AI-generated illustration
AI-generated illustration

The company’s history in Japan makes the possible reversal stand out. Starbucks and Sazaby League formed the original joint venture in 1995, and Starbucks said in 2014 that buying the remaining 60.5% stake would let it build on more than 1,000 stores and nearly 20 years of brand loyalty and trust. That full-control move gave Starbucks tighter command over merchandising, store operations and expansion strategy. A new stake sale would signal the opposite impulse: less ownership concentration, more capital flexibility, and a willingness to let outside investors share in the upside of a mature market.

Data visualization chart
Data Visualisation

The timing matters, too. Under Brian Niccol, Starbucks has been trying to sharpen customer experience and speed in the United States while also pushing toward healthier margins.
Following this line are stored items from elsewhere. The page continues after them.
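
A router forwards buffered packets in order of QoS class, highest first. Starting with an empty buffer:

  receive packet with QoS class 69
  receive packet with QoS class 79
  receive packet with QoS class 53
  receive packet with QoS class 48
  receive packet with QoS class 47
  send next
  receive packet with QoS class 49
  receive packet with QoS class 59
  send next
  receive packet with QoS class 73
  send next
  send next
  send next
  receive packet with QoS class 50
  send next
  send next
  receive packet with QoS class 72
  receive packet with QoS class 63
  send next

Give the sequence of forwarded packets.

insert 69 → {69}
insert 79 → {79, 69}
insert 53 → {79, 69, 53}
insert 48 → {79, 69, 53, 48}
insert 47 → {79, 69, 53, 48, 47}
send next → 79; now {69, 53, 48, 47}
insert 49 → {69, 53, 49, 48, 47}
insert 59 → {69, 59, 53, 49, 48, 47}
send next → 69; now {59, 53, 49, 48, 47}
insert 73 → {73, 59, 53, 49, 48, 47}
send next → 73; now {59, 53, 49, 48, 47}
send next → 59; now {53, 49, 48, 47}
send next → 53; now {49, 48, 47}
insert 50 → {50, 49, 48, 47}
send next → 50; now {49, 48, 47}
send next → 49; now {48, 47}
insert 72 → {72, 48, 47}
insert 63 → {72, 63, 48, 47}
send next → 72; now {63, 48, 47}

[79, 69, 73, 59, 53, 50, 49, 72]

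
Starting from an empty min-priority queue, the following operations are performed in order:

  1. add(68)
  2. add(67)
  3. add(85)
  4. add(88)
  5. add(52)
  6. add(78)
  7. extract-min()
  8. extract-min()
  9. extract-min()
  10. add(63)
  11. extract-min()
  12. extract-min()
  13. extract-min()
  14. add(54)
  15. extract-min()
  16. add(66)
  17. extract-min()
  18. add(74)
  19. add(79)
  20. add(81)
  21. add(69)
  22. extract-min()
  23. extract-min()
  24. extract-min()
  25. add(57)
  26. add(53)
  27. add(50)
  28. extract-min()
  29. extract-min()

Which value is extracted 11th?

insert 68 → {68}
insert 67 → {67, 68}
insert 85 → {67, 68, 85}
insert 88 → {67, 68, 85, 88}
insert 52 → {52, 67, 68, 85, 88}
insert 78 → {52, 67, 68, 78, 85, 88}
extract-min → 52; now {67, 68, 78, 85, 88}
extract-min → 67; now {68, 78, 85, 88}
extract-min → 68; now {78, 85, 88}
insert 63 → {63, 78, 85, 88}
extract-min → 63; now {78, 85, 88}
extract-min → 78; now {85, 88}
extract-min → 85; now {88}
insert 54 → {54, 88}
extract-min → 54; now {88}
insert 66 → {66, 88}
extract-min → 66; now {88}
insert 74 → {74, 88}
insert 79 → {74, 79, 88}
insert 81 → {74, 79, 81, 88}
insert 69 → {69, 74, 79, 81, 88}
extract-min → 69; now {74, 79, 81, 88}
extract-min → 74; now {79, 81, 88}
extract-min → 79; now {81, 88}
insert 57 → {57, 81, 88}
insert 53 → {53, 57, 81, 88}
insert 50 → {50, 53, 57, 81, 88}
extract-min → 50; now {53, 57, 81, 88}
extract-min → 53; now {57, 81, 88}

79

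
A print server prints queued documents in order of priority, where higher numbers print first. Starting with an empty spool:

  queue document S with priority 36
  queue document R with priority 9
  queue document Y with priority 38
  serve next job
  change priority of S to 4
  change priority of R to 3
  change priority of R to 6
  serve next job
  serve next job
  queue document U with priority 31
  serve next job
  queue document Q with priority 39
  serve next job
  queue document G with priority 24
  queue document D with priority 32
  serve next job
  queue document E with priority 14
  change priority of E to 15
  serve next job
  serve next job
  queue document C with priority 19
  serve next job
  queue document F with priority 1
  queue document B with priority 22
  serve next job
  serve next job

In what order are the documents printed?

Y, R, S, U, Q, D, G, E, C, B, F

add S (priority 36) → {S:36}
add R (priority 9) → {S:36, R:9}
add Y (priority 38) → {Y:38, S:36, R:9}
serve next job → Y; now {S:36, R:9}
update S to priority 4 → {R:9, S:4}
update R to priority 3 → {S:4, R:3}
update R to priority 6 → {R:6, S:4}
serve next job → R; now {S:4}
serve next job → S; now {}
add U (priority 31) → {U:31}
serve next job → U; now {}
add Q (priority 39) → {Q:39}
serve next job → Q; now {}
add G (priority 24) → {G:24}
add D (priority 32) → {D:32, G:24}
serve next job → D; now {G:24}
add E (priority 14) → {G:24, E:14}
update E to priority 15 → {G:24, E:15}
serve next job → G; now {E:15}
serve next job → E; now {}
add C (priority 19) → {C:19}
serve next job → C; now {}
add F (priority 1) → {F:1}
add B (priority 22) → {B:22, F:1}
serve next job → B; now {F:1}
serve next job → F; now {}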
Reuters reported that the Japan review followed Starbucks’ sale of a 60% stake in its China retail operations to Boyu Capital, a transaction that closed in April and valued those operations at $4 billion. Taken together, the two moves suggest Starbucks is reconsidering how much capital it wants tied up in big international markets, even ones with deep brand loyalty.

Reuters also said Starbucks had held preliminary talks with investment banks about how to approach the Japan business. If those talks turn into a transaction, Japan could become the clearest sign yet that Starbucks is willing to trade some local control for a different balance sheet, while leaving the coffee bars themselves to show what a new ownership model means on the ground.